- Born: January 26, 1842 Alzey, Germany
- Died: June 9, 1920 (aged 78)
- Education: Polytechnikum Karlsruhe
- Occupation: Tramway engineer
- Years active: 1868–1885

= William Eppelsheimer =

German engineer (1842–1920)

William Eppelsheimer (January 26, 1842 - June 9, 1920) was a tramway engineer known for his work on cable car systems. He was born in Alzey in Germany and studied engineering at the Polytechnikum Karlsruhe. In 1868 he left Germany by ship from Bremerhaven for the United States. Arriving in New York he changed his German first name Wilhelm to William.

Eppelsheimer designed the Clay Street Hill Railroad in San Francisco.
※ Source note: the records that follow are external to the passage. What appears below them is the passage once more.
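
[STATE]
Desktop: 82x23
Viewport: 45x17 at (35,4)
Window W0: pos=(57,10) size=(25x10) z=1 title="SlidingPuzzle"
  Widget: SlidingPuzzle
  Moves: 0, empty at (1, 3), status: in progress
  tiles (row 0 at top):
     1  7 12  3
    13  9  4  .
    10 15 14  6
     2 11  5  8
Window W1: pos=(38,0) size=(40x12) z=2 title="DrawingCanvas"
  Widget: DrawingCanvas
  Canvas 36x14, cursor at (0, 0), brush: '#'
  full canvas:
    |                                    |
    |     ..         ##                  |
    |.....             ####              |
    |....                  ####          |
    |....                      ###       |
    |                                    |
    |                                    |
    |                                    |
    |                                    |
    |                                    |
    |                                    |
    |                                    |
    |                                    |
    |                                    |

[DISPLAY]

   ┃     ..         ##                    ┃  
   ┃.....             ####                ┃  
   ┃....                  ####            ┃  
   ┃....                      ###         ┃  
   ┃                                      ┃  
   ┃                                      ┃  
   ┃                                      ┃━━
   ┗━━━━━━━━━━━━━━━━━━━━━━━━━━━━━━━━━━━━━━┛  
                      ┠──────────────────────
                      ┃┌────┬────┬────┬────┐ 
                      ┃│  1 │  7 │ 12 │  3 │ 
                      ┃├────┼────┼────┼────┤ 
                      ┃│ 13 │  9 │  4 │    │ 
                      ┃├────┼────┼────┼────┤ 
                      ┃│ 10 │ 15 │ 14 │  6 │ 
                      ┗━━━━━━━━━━━━━━━━━━━━━━
                                             


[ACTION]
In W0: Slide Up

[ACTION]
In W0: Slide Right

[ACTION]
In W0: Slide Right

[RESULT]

   ┃     ..         ##                    ┃  
   ┃.....             ####                ┃  
   ┃....                  ####            ┃  
   ┃....                      ###         ┃  
   ┃                                      ┃  
   ┃                                      ┃  
   ┃                                      ┃━━
   ┗━━━━━━━━━━━━━━━━━━━━━━━━━━━━━━━━━━━━━━┛  
                      ┠──────────────────────
                      ┃┌────┬────┬────┬────┐ 
                      ┃│  1 │  7 │ 12 │  3 │ 
                      ┃├────┼────┼────┼────┤ 
                      ┃│ 13 │  9 │  4 │  6 │ 
                      ┃├────┼────┼────┼────┤ 
                      ┃│ 10 │    │ 15 │ 14 │ 
                      ┗━━━━━━━━━━━━━━━━━━━━━━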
This was the first practical cable car line in the world and the first line in what was to become the San Francisco cable car system, although that line is more often attributed to its promoter, Andrew Smith Hallidie. He later designed the Eppelsheimer bottom grip for the Geary Street, Park & Ocean Railway, another San Francisco line, and this is still used by that city's surviving cable cars.

Eppelsheimer went on to design the Chicago City Railway, at one time the world's largest and most profitable cable car system, and London's Highgate Hill Cable Tramway, Europe's first cable tramway.

After working in Edinburgh on the Edinburgh Northern Cable Tramways he returned to Germany by 1885.